If we didn't have Jenna, we wouldn't hesitate to take him. I hope that he finds a loving home quickly.


----------



## Brinkleysmom (Dec 17, 2005)

Brandy's Mom said:


> If we didn't have Jenna, we wouldn't hesitate to take him. I hope that he finds a loving home quickly.


We have someone in New Jersey that is interested in taking him and if we can work out the details, we will get him to her. Just waiting for confirmation back from the rescue. Lil cross posted and someone got back to her and she passed it along to me and we are just waiting for confirmaton and then begin making transportation arrangements. So hopefully we can get this guy to his home soon.


----------



## robinsegg26 (Nov 14, 2006)

Donna
Lilli was let me know that Wilson is already declining and they thought the trip to NJ would be too hard on him.
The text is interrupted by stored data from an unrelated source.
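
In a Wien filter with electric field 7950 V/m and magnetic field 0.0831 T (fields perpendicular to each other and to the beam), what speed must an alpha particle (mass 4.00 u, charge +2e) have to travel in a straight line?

Zero net Lorentz force requires |qE| = |q v×B|, i.e. E = vB.
v = E/B = 7950/0.0831 = 9.57×10⁴ m/s.
The result is independent of the particle's charge and mass.

v = 9.57×10⁴ m/s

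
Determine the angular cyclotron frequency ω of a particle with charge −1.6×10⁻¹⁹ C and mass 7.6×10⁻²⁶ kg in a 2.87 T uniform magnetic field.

ω ≈ 6.04×10⁶ rad/s

ω = |q|B/m.
ω = (1.6×10⁻¹⁹)(2.87)/7.6×10⁻²⁶ ≈ 6.04×10⁶ rad/s.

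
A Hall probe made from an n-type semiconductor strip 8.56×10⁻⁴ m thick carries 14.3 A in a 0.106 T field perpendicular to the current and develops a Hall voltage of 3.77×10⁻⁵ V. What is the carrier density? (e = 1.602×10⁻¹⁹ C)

n ≈ 2.93×10²⁶ m⁻³

From V_H = IB/(n e t), n = IB/(V_H e t).
n = (14.3)(0.106)/((3.77×10⁻⁵)(1.602×10⁻¹⁹)(8.56×10⁻⁴)) ≈ 2.93×10²⁶ m⁻³.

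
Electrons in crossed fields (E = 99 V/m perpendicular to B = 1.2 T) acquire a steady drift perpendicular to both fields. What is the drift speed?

In crossed fields the guiding centre drifts at v_d = |E×B|/B² = E/B, independent of charge and mass.
v_d = 99/1.2 = 82 m/s.

v_d ≈ 82 m/s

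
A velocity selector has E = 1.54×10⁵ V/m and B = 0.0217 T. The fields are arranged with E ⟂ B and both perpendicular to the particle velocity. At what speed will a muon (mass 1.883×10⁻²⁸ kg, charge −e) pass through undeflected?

v = 7.10×10⁶ m/s

For undeflected motion the electric and magnetic forces balance: qE = qvB.
v = E/B = 1.54×10⁵/0.0217 = 7.10×10⁶ m/s.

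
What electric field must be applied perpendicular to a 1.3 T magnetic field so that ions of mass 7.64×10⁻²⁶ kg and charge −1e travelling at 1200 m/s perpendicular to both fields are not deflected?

E = 1600 V/m

For straight-line motion qE = qvB, so E = vB.
E = 1200 × 1.3 = 1600 V/m.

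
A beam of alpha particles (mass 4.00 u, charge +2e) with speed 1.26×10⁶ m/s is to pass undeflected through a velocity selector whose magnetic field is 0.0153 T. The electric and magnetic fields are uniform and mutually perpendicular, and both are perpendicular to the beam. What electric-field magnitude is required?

For straight-line motion qE = qvB, so E = vB.
E = 1.26×10⁶ × 0.0153 = 1.93×10⁴ V/m.

E = 1.93×10⁴ V/m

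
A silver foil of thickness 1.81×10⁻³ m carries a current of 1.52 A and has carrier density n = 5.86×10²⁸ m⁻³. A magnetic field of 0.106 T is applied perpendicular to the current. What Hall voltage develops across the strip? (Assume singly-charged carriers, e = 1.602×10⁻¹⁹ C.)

V_H = IB/(n e t).
V_H = (1.52)(0.106)/((5.86×10²⁸)(1.602×10⁻¹⁹)(1.81×10⁻³)) ≈ 9.48×10⁻⁹ V.

V_H ≈ 9.48×10⁻⁹ V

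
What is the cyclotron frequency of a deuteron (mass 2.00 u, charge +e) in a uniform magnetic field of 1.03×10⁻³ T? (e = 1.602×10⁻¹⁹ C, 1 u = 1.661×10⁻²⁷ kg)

f = |q|B/(2πm).
f = (1.602×10⁻¹⁹)(1.03×10⁻³)/(2π·3.322×10⁻²⁷) ≈ 7910 Hz.

f ≈ 7910 Hz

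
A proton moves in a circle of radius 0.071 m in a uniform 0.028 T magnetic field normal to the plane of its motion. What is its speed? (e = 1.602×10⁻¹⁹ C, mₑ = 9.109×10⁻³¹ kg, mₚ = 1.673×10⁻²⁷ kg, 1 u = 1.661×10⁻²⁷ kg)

v ≈ 1.9×10⁵ m/s

From |q|vB = mv²/r, v = |q|Br/m.
v = (1.602×10⁻¹⁹)(0.028)(0.071)/1.673×10⁻²⁷ ≈ 1.9×10⁵ m/s.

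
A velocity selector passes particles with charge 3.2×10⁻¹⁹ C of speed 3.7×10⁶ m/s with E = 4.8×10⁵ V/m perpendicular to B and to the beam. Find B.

B = 0.13 T

Balance of forces in the selector: qE = qvB ⇒ B = E/v.
B = 4.8×10⁵/3.7×10⁶ = 0.13 T.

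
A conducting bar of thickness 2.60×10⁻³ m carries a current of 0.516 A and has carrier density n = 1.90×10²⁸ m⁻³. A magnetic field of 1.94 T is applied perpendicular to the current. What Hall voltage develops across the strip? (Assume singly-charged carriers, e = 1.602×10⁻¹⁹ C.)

V_H ≈ 1.26×10⁻⁷ V

V_H = IB/(n e t).
V_H = (0.516)(1.94)/((1.90×10²⁸)(1.602×10⁻¹⁹)(2.60×10⁻³)) ≈ 1.26×10⁻⁷ V.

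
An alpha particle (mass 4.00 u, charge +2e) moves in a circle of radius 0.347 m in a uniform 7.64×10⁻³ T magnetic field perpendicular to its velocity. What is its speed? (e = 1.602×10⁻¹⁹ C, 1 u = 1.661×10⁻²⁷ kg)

From |q|vB = mv²/r, v = |q|Br/m.
v = (3.204×10⁻¹⁹)(7.64×10⁻³)(0.347)/6.644×10⁻²⁷ ≈ 1.28×10⁵ m/s.

v ≈ 1.28×10⁵ m/s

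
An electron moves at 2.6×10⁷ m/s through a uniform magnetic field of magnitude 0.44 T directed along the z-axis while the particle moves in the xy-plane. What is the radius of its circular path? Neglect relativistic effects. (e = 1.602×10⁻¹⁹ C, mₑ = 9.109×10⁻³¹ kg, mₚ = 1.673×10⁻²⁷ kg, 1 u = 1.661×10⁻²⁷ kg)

The magnetic force provides the centripetal force: |q|vB = mv²/r.
r = mv/(|q|B) = (9.109×10⁻³¹)(2.6×10⁷)/((1.602×10⁻¹⁹)(0.44)) ≈ 3.4×10⁻⁴ m.

r ≈ 3.4×10⁻⁴ m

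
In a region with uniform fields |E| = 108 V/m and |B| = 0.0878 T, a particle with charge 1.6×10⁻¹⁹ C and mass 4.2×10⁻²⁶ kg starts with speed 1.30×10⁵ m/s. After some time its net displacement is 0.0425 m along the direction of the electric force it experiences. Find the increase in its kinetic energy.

ΔKE ≈ 7.34×10⁻¹⁹ J

The magnetic force is always ⟂ v and does no work; only the electric force changes KE.
ΔKE = F_E · d = |q|E d = (1.6×10⁻¹⁹)(108)(0.0425) ≈ 7.34×10⁻¹⁹ J.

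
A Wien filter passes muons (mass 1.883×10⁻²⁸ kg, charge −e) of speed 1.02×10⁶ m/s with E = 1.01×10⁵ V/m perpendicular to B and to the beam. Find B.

B = 0.0990 T

Balance of forces in the selector: qE = qvB ⇒ B = E/v.
B = 1.01×10⁵/1.02×10⁶ = 0.0990 T.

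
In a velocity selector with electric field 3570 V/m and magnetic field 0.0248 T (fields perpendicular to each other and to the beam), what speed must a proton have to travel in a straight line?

v = 1.44×10⁵ m/s

Zero net Lorentz force requires |qE| = |q v×B|, i.e. E = vB.
v = E/B = 3570/0.0248 = 1.44×10⁵ m/s.
The result is independent of the particle's charge and mass.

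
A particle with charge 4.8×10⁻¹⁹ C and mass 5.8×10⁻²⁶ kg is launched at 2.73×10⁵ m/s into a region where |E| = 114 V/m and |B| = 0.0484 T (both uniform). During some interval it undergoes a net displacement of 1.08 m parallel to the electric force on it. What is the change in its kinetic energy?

ΔKE ≈ 5.91×10⁻¹⁷ J

The magnetic force is always ⟂ v and does no work; only the electric force changes KE.
ΔKE = F_E · d = |q|E d = (4.8×10⁻¹⁹)(114)(1.08) ≈ 5.91×10⁻¹⁷ J.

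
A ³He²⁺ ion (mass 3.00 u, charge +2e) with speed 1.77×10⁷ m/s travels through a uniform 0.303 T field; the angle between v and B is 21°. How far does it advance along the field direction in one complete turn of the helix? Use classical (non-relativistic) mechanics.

p ≈ 5.33 m

v∥ = v cosθ = 1.77×10⁷·cos21° ≈ 1.652×10⁷ m/s.
T = 2πm/(|q|B) = 2π(4.983×10⁻²⁷)/((3.204×10⁻¹⁹)(0.303)) ≈ 3.225×10⁻⁷ s.
pitch = v∥ T = (1.652×10⁷)(3.225×10⁻⁷) ≈ 5.33 m.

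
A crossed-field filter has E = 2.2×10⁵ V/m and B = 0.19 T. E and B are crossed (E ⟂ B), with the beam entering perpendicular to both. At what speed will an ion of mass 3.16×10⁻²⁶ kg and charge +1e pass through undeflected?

For undeflected motion the electric and magnetic forces balance: qE = qvB.
v = E/B = 2.2×10⁵/0.19 = 1.2×10⁶ m/s.

v = 1.2×10⁶ m/s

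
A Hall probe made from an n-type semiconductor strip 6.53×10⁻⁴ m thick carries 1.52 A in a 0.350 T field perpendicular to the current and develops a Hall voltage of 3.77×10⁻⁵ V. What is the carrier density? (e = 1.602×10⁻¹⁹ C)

From V_H = IB/(n e t), n = IB/(V_H e t).
n = (1.52)(0.350)/((3.77×10⁻⁵)(1.602×10⁻¹⁹)(6.53×10⁻⁴)) ≈ 1.35×10²⁶ m⁻³.

n ≈ 1.35×10²⁶ m⁻³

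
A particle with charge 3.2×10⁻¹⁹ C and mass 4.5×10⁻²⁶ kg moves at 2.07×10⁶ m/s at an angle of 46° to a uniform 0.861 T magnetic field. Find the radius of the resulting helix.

v⊥ = v sinθ = 2.07×10⁶·sin46° ≈ 1.489×10⁶ m/s.
r = m v⊥/(|q|B) = (4.5×10⁻²⁶)(1.489×10⁶)/((3.2×10⁻¹⁹)(0.861)) ≈ 0.243 m.

r ≈ 0.243 m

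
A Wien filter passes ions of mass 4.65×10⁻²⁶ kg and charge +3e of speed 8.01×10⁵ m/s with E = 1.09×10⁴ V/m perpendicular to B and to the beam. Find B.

B = 0.0136 T

Balance of forces in the selector: qE = qvB ⇒ B = E/v.
B = 1.09×10⁴/8.01×10⁵ = 0.0136 T.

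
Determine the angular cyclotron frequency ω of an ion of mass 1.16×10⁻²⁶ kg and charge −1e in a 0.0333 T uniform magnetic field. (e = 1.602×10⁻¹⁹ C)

ω = |q|B/m.
ω = (1.602×10⁻¹⁹)(0.0333)/1.16×10⁻²⁶ ≈ 4.60×10⁵ rad/s.

ω ≈ 4.60×10⁵ rad/s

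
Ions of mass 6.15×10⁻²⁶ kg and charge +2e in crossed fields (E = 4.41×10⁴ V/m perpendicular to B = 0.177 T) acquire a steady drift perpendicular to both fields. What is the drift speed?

The steady drift has the magnetic force balancing the electric force, so v_d = E/B.
v_d = 4.41×10⁴/0.177 = 2.49×10⁵ m/s.

v_d ≈ 2.49×10⁵ m/s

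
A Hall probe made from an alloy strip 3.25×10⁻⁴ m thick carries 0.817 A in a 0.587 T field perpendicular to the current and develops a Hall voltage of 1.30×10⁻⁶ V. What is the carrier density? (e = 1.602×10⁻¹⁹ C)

n ≈ 7.09×10²⁷ m⁻³

From V_H = IB/(n e t), n = IB/(V_H e t).
n = (0.817)(0.587)/((1.30×10⁻⁶)(1.602×10⁻¹⁹)(3.25×10⁻⁴)) ≈ 7.09×10²⁷ m⁻³.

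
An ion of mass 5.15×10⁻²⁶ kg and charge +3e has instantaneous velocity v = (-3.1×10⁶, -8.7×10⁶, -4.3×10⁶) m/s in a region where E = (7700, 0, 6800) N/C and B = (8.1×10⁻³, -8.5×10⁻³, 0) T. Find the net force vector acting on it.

v×B = (-3.66×10⁴, -3.48×10⁴, 9.68×10⁴) N/C.
E + v×B = (-2.88×10⁴, -3.48×10⁴, 1.04×10⁵) N/C.
F = q(E + v×B) = (4.806×10⁻¹⁹ C)·(-2.88×10⁴, -3.48×10⁴, 1.04×10⁵) = (-1.39×10⁻¹⁴, -1.67×10⁻¹⁴, 4.98×10⁻¹⁴) N.

F ≈ (-1.39×10⁻¹⁴, -1.67×10⁻¹⁴, 4.98×10⁻¹⁴) N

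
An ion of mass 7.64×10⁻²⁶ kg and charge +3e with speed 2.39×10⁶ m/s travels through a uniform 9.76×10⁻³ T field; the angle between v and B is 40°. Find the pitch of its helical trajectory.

v∥ = v cosθ = 2.39×10⁶·cos40° ≈ 1.831×10⁶ m/s.
T = 2πm/(|q|B) = 2π(7.64×10⁻²⁶)/((4.806×10⁻¹⁹)(9.76×10⁻³)) ≈ 1.023×10⁻⁴ s.
pitch = v∥ T = (1.831×10⁶)(1.023×10⁻⁴) ≈ 187 m.

p ≈ 187 m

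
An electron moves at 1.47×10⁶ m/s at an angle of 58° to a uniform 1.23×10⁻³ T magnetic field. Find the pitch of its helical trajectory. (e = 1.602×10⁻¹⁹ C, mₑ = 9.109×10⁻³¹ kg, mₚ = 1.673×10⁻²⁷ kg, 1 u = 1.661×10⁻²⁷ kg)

p ≈ 0.0226 m

v∥ = v cosθ = 1.47×10⁶·cos58° ≈ 7.790×10⁵ m/s.
T = 2πm/(|q|B) = 2π(9.109×10⁻³¹)/((1.602×10⁻¹⁹)(1.23×10⁻³)) ≈ 2.905×10⁻⁸ s.
pitch = v∥ T = (7.790×10⁵)(2.905×10⁻⁸) ≈ 0.0226 m.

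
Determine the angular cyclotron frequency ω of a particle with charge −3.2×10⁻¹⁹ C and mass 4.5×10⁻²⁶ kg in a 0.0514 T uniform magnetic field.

ω = |q|B/m.
ω = (3.2×10⁻¹⁹)(0.0514)/4.5×10⁻²⁶ ≈ 3.66×10⁵ rad/s.

ω ≈ 3.66×10⁵ rad/s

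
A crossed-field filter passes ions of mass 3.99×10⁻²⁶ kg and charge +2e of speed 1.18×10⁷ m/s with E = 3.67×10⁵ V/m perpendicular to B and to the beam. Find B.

B = 0.0311 T

Balance of forces in the selector: qE = qvB ⇒ B = E/v.
B = 3.67×10⁵/1.18×10⁷ = 0.0311 T.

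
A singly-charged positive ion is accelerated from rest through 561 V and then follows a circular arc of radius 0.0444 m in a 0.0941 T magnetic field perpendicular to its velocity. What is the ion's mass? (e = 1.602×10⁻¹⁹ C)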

That poor boy. hope he find a local home. If not at least hes safe and in a foster home. hoping he has lots more time.


----------



## Brinkleysmom (Dec 17, 2005)

robinsegg26 said:


> Donna
> Lilli was let me know that Wilson is already declining and they thought the trip to NJ would be too hard on him. That poor boy. hope he find a local home. If not at least hes safe and in a foster home. hoping he has lots more time.


I emailed Lilli this morning when we found out he is staying put in the foster home. He is failing in his healthy and they feel the trip to New Jersey would just be too much. The foster mom loves him and was willing to let him go but he is starting to fail she said so she would rather have him stay with her in a loving foster home where he knows her and everyone. So hopefully he is loved until the end.


----------